It would be the second tropical storm of the 2021 season, just 14 days before the Atlantic hurricane season officially began.
The second tropical depression of the season has just formed, and this - according to experts - will become Tropical Storm Bill in the next few hours.
The depression formed off the coast of North Carolina this morning. If, as expected, in a matter of hours, Bill forms, it would be the second tropical storm of this hurricane season that, according to experts, will be more active than normal.
Subtropical storm Ana formed last month off the coast of Bermuda, making 2021 the seventh year in a row that a storm strong enough to bear a name has formed even before hurricane season officially begins. In the Atlantic (which runs from June 1 to November 30 of each year).
The system, about to become Storm Bill, was announced at 10 a.m. EDT by the National Hurricane Center. So far, it bears only the name of Tropical Storm 2.
The winds are moving from the east coast of the United States to the northeast, away from land, at a speed of almost 34 kilometers per hour in sustained winds, with peaks of more than 35 kilometers per hour. The closest point on land is Cape Hatteras, North Carolina, about 170 kilometers away.
Forecasts indicate that it will become a tropical storm in the evening, increasing its intensity during the early morning to reach its peak in the morning. Since then, when entering colder waters, the system would dissipate and disappear on Wednesday morning. It is not expected that its route will put any locality at risk, although there are warnings for sailors.
But this is not the only system in the making in the Atlantic. To the west of the coasts of Africa, meteorologists are paying attention to a formation classified as a tropical wave that is generating heavy rains and thunderstorms. According to forecasts, this system will likely organize itself in the next few days and into another tropical storm.
In the Gulf of Mexico, there is a disturbance generating electrical storms over the Bay of Campeche. The National Hurricane Center indicates that in the next 48 hours, there is a 20% probability that it will become a tropical storm. The odds are 60% in the next five days.

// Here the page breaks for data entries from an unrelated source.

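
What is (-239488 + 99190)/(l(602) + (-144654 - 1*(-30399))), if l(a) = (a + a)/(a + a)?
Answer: 70149/57127 ≈ 1.2279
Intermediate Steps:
l(a) = 1 (l(a) = (2*a)/((2*a)) = (2*a)*(1/(2*a)) = 1)
(-239488 + 99190)/(l(602) + (-144654 - 1*(-30399))) = (-239488 + 99190)/(1 + (-144654 - 1*(-30399))) = -140298/(1 + (-144654 + 30399)) = -140298/(1 - 114255) = -140298/(-114254) = -140298*(-1/114254) = 70149/57127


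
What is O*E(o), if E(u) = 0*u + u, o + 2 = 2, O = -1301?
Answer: 0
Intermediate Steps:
o = 0 (o = -2 + 2 = 0)
E(u) = u (E(u) = 0 + u = u)
O*E(o) = -1301*0 = 0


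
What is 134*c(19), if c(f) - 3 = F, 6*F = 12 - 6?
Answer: 536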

It was to be expected that there would be news about different formations in the Atlantic. The National Oceanic and Atmospheric Administration (NOAA) forecast expects between 13 and 19 named storms by the end of November. Eight could become hurricanes, and 5 of them could be Category Hurricanes. Three or more.
If the forecast comes true, we would be facing a more active season than normal, in part due to the lack of El Niño during the peak of the hurricane season. El Niño is a warm oceanic and atmospheric current in the Pacific Ocean that can influence temperatures and winds in the Atlantic. El Niño generally increases westerly winds in upper levels across the Caribbean to the Atlantic, tearing apart hurricanes before settling.
However, no one believes that 2021 will be as active as 2020, breaking all records with 12 named storms in the United States alone.